А я, оставшись вдвоем с моим неожиданным подопечным, достаю из сумки один из давно хранящихся в ней чистых бланков, которые мне еще перед началом боев вручил Миллер. Это - удостоверения для добровольно сдавшихся, дающие право на получение соответствующих льгот. Вписываю в бланк фамилию и имя пленного. Теперь еще полагается поставить печать. А печать всегда в кармане у Ефремова. Как бы увидеть его поскорее? Ефремов на марше имеет обыкновение проезжать на мотоцикле вдоль колонны, в голове ее останавливается, пропускает всю колонну мимо себя, следя, все ли в порядке, а если замечает непорядок, тут же подзывает к себе командира и делает должное внушение. Если идти с колонной вперед, то в каком -нибудь месте Ефремов обязательно встретится. Значит, надо идти.

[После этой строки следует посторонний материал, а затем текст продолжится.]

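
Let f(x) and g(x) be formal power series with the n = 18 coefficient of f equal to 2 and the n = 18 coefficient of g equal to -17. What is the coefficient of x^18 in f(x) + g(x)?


Addition of formal power series is termwise.
The coefficient of x^18 in f + g = 2 + -17
= -15

-15


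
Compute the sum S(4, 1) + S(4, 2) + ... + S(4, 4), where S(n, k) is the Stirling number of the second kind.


By definition, S(n, k) counts partitions of an n-set into exactly k nonempty blocks.
Computing row n = 4 for k = 1..4:
S(4, k): 1, 7, 6, 1
Sum = 15. (This equals Bell_4 since the sum runs over all k.)

15


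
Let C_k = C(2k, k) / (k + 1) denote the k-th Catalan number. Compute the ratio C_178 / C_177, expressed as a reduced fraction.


Using C_k = (2k)! / (k! (k+1)!), the ratio C_{k+1}/C_k simplifies to
C_{k+1}/C_k = [(2k+2)! / ((k+1)! (k+2)!)] * [k! (k+1)! / (2k)!]
 = (2k+2)(2k+1) / ((k+1)(k+2)) = 2(2k+1) / (k+2).
For k = 177: 2(2*177 + 1) / (177 + 2) = 710/179 = 710/179.

710/179


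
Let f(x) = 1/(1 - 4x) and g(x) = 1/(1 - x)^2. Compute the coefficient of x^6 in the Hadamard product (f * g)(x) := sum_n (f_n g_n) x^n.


f has coefficients f_k = 4^k. For g = 1/(1 - x)^2 the coefficient is g_k = C(k + 1, 1) = k + 1. The Hadamard coefficient is (f * g)_k = 4^k * (k + 1).
For k = 6: 4^6 * 7 = 4096 * 7 = 28672.

28672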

Мы с поляком быстро шагаем обочиной, понемногу нагоняя ушедших вперед. Он несколько растерян: я обещал ему, что отправлю в тыл, а веду куда-то вперед. Успокаиваю его: все будет в порядке!
А вот, как и следовало ожидать, Ефремов. Стоит рядом с мотоциклом, слегка вскинув голову, и, прищурясь, из-под низко надвинутого козырька фуражки зорко всматривается в проходящую мимо колонну.